Neue Ware landet im Müll: Umweltschützer protestieren auf Amazon-Dach

Winsen (Luhe) - Greenpeace ist Amazon aufs Dach gestiegen. Die Umweltorganisation hat beim Online-Händler in Winsen (Landkreis Harburg) gegen die Vernichtung zurückgesandter neuer Waren protestiert.

Greenpeace-Aktivisten haben auf dem Gebäude von Amazon in Winsen aus Versandkartons den 27 Meter langen Schriftzug "Für die Tonne" errichtet.
Greenpeace-Aktivisten haben auf dem Gebäude von Amazon in Winsen aus Versandkartons den 27 Meter langen Schriftzug "Für die Tonne" errichtet.  © dpa/Georg Wendt

Die Aktivisten seien am Sonntagabend auf das Gebäude geklettert und hätten aus Versandkartons einen 27 Meter langen Schriftzug "Für die Tonne" errichtet.

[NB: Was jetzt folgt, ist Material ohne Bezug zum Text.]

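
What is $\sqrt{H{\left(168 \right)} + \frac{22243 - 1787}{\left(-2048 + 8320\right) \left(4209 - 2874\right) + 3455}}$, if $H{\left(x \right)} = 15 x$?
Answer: $\frac{4 \sqrt{442052583380983}}{1675315} \approx 50.2$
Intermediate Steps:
$\sqrt{H{\left(168 \right)} + \frac{22243 - 1787}{\left(-2048 + 8320\right) \left(4209 - 2874\right) + 3455}} = \sqrt{15 \cdot 168 + \frac{22243 - 1787}{\left(-2048 + 8320\right) \left(4209 - 2874\right) + 3455}} = \sqrt{2520 + \frac{20456}{6272 \cdot 1335 + 3455}} = \sqrt{2520 + \frac{20456}{8373120 + 3455}} = \sqrt{2520 + \frac{20456}{8376575}} = \sqrt{\frac{21108989456}{8376575}} = \frac{4 \sqrt{442052583380983}}{1675315}$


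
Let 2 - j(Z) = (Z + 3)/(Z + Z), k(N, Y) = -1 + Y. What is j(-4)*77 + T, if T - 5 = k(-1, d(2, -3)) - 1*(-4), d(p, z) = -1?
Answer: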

Anlass für den Protest ist die Aktion "Prime-Day" am Montag und Dienstag mit Sonderangeboten für Amazon-Kunden, sagte Viola Wohlgemuth von Greenpeace.

"Wir wollen auf die klimaschädliche Ressourcenvernichtung bei Amazon aufmerksam machen."

Greenpeace zufolge gehen rund 30 Prozent aller Amazon-Retouren nicht wieder in den direkten Verkauf. Auch neuwertige Produkte werden einfach vernichtet.

Marktführer Amazon hatte dazu im Juni erklärt, die überwiegende Mehrheit der zurückgegebenen Produkte komme erneut in den Verkauf, gehe an Lieferanten zurück oder werde je nach Zustand an gemeinnützige Organisationen gespendet.

"Wir prüfen rechtliche Schritte gegen die Organisatoren der Aktion", teilte Amazon am Sonntag mit.

Diese Art von Protest sei illegal und gefährde unnötig alle Beteiligten und Mitarbeiter.

Update, 8.19 Uhr

Nach eigenen Angaben sind 40 Aktivisten von Greenpeace noch immer auf dem Dach von Amazon in Winsen.

Sie haben offenbar die Nacht dort verbracht und wollen bis Dienstagabend bleiben.

Update, 9.50 Uhr: Aktivisten wollen bleiben

Amazon-Mitarbeiter sortieren Pakete im Versandzentrum. (Archivbild)
Amazon-Mitarbeiter sortieren Pakete im Versandzentrum. (Archivbild)  © dpa/Peter Steffen

Am Montagmorgen seien die rund 40 Aktivisten noch immer auf dem Dach gewesen, teilte die Polizei mit.

Polizisten seien im Einsatz, um eine "kooperative Lösung" zu finden und die Lage zu beobachten.

Der Betrieb sei aber nicht eingeschränkt, es habe keine Auseinandersetzungen gegeben.

Laut Viola Wohlgemuth, Konsum-Expertin bei Greenpeace, haben die Aktivisten Banner aufgehängt.

Aus Versandkartons wurde ein 27 Meter langer Schriftzug "Für die Tonne" errichtet.

Nach Wohlgemuths Worten planen die Aktivisten, während der "Prime Days" auf dem Dach zu bleiben und weiter zu protestieren.